Panel blasts Eric Holder for acting on his own, OKs less time for nonviolent drug crimes -- By Kelly Riddell and Kellan Howell, The Washington Times

The U.S. Sentencing Commission included a rebuke of Attorney General Eric H. Holder Jr. while approving reduced sentencing guidelines for certain nonviolent drug offenses. (Associated Press)The U.S. Sentencing Commission approved Thursday an amendment to reduce sentencing guidelines for certain nonviolent drug offenses, a unanimous decision that nonetheless included a sharp rebuke of Attorney General Eric H. Holder Jr. for directing federal prosecutors to use the guidelines before they had been approved.

Coming amid bipartisan efforts to better manage corrections, the amendment is expected to reduce the federal prison population by 3 percent — or 6,550 inmates — over the next five years by lowering the average sentence for certain drug traffickers by about 11 months. Nearly half of the more than 216,000 federal inmates are serving time for drug-related crimes, and the Justice Department spends $6.4 billion annually to maintain prisons.

Overall, the U.S. spends more than $80 billion a year on corrections.

Under the amended guidelines, judges would be allowed to impose sentences lower than the mandatory minimum for nonviolent drug-related offenses. Current guidelines are higher than the mandatory minimum sentences judges are permitted to issue. The commission said the amendment should produce lower sentences for about 70 percent of nonviolent drug traffickers.

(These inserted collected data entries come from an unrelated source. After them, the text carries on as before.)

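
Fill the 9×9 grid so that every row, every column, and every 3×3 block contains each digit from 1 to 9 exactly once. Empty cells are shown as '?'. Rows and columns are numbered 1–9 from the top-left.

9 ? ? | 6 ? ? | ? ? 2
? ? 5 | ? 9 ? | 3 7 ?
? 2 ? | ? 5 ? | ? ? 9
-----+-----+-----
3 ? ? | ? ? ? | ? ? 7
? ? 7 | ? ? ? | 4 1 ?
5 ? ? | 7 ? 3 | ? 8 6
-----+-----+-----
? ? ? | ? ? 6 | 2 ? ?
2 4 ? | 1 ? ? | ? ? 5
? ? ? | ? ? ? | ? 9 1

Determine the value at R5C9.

3

R5C9 = 3: row 5 has {1,4,7}; col 9 has {1,2,5,6,7,9}; box has {1,4,6,7,8} → only 3 remains.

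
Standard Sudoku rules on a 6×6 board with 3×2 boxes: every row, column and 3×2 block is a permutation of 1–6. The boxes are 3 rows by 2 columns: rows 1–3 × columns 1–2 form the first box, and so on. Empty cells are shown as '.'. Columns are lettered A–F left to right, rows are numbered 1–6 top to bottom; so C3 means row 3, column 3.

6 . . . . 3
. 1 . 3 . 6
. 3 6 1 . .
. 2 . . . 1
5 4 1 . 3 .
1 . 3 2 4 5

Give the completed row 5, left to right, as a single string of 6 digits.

B1 = 5 (sole candidate).
D1 = 4 (sole candidate).
A4 = 3 (sole candidate).
E4 = 6 (sole candidate).
D5 = 6: row 5 has {1,3,4,5}; col 4 has {1,2,3,4}; box has {1,2,3} → only 6 remains.
F5 = 2: row 5 has {1,3,4,5,6}; col 6 has {1,3,5,6}; box has {1,3,4,5,6} → only 2 remains.

541632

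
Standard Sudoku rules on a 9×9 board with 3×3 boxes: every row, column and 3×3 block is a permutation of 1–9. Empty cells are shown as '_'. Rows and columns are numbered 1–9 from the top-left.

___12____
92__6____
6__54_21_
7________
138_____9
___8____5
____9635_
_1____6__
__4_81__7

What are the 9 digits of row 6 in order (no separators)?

R9C7 = 9 (sole candidate).
R9C8 = 2 (sole candidate).
R9C4 = 3 (sole candidate).
R2C4 = 7 (sole candidate).
R9C1 = 5 (sole candidate).
R9C2 = 6 (sole candidate).
R2C3 = 1 (hidden single in row 2).
R2C7 = 5 (hidden single in row 2).
R3C6 = 9 (hidden single in row 3).
R1C8 = 9 (hidden single in row 1).
R1C9 = 6 (hidden single in row 1).
R7C9 = 1 (hidden single in row 7).
R7C4 = 4 (hidden single in row 7).
R8C4 = 2 (sole candidate).
R5C4 = 6 (sole candidate).
R4C4 = 9 (sole candidate).
R5C6 = 2 (hidden single in row 5).
R5C5 = 5 (hidden single in row 5).
R8C5 = 7 (sole candidate).
R8C6 = 5 (sole candidate).
R8C3 = 9 (hidden single in row 8).
R6C2 = 9: in row 6, 9 can only go here (every other open cell in that row sees a 9).
R8C1 = 3 (hidden single in row 8).
R6C6 = 7: in column 6, 7 can only go here (every other open cell in that column sees a 7).
R4C6 = 4 (hidden single in column 6).
R4C2 = 5 (sole candidate).
R1C3 = 5 (hidden single in row 1).
R1C6 = 3 (hidden single in row 1).
R2C6 = 8 (sole candidate).
R1C2 = 4 (hidden single in column 2).
R1C1 = 8 (sole candidate).
R1C7 = 7 (sole candidate).
R3C2 = 7 (sole candidate).
R3C3 = 3 (sole candidate).
R3C9 = 8 (sole candidate).
R5C7 = 4 (sole candidate).
R5C8 = 7 (sole candidate).
R6C7 = 1: row 6 has {5,7,8,9}; col 7 has {2,3,4,5,6,7,9}; box has {4,5,7,9} → only 1 remains.
R7C1 = 2 (sole candidate).
R7C2 = 8 (sole candidate).
R7C3 = 7 (sole candidate).
R8C9 = 4 (sole candidate).
R2C9 = 3 (sole candidate).
R4C7 = 8 (sole candidate).
R4C9 = 2 (sole candidate).
R6C1 = 4: row 6 has {1,5,7,8,9}; col 1 has {1,2,3,5,6,7,8,9}; box has {1,3,5,7,8,9} → only 4 remains.
R6C5 = 3: row 6 has {1,4,5,7,8,9}; col 5 has {2,4,5,6,7,8,9}; box has {2,4,5,6,7,8,9} → only 3 remains.
R6C8 = 6: row 6 has {1,3,4,5,7,8,9}; col 8 has {1,2,5,7,9}; box has {1,2,4,5,7,8,9} → only 6 remains.
R8C8 = 8 (sole candidate).
R2C8 = 4 (sole candidate).
R4C3 = 6 (sole candidate).
R4C5 = 1 (sole candidate).
R4C8 = 3 (sole candidate).
R6C3 = 2: row 6 has {1,3,4,5,6,7,8,9}; col 3 has {1,3,4,5,6,7,8,9}; box has {1,3,4,5,6,7,8,9} → only 2 remains.

492837165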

"Our country is slowly but steadily reversing the damage done by the failed, racially biased war on drugs," said Jesselyn McCurdy, senior legislative counsel for the American Civil Liberties Union. "The actions taken by the Sentencing Commission today are another positive move toward reducing unnecessarily long sentences that have led to bloated, overcrowded prisons. Our criminal justice system is smarter, fairer, and more humane than it was a year ago, and we need to make sure momentum continues in the right direction."

The amendment now goes to Congress, which has 180 days to make any changes. If lawmakers do nothing, the resolution will become effective Nov. 1.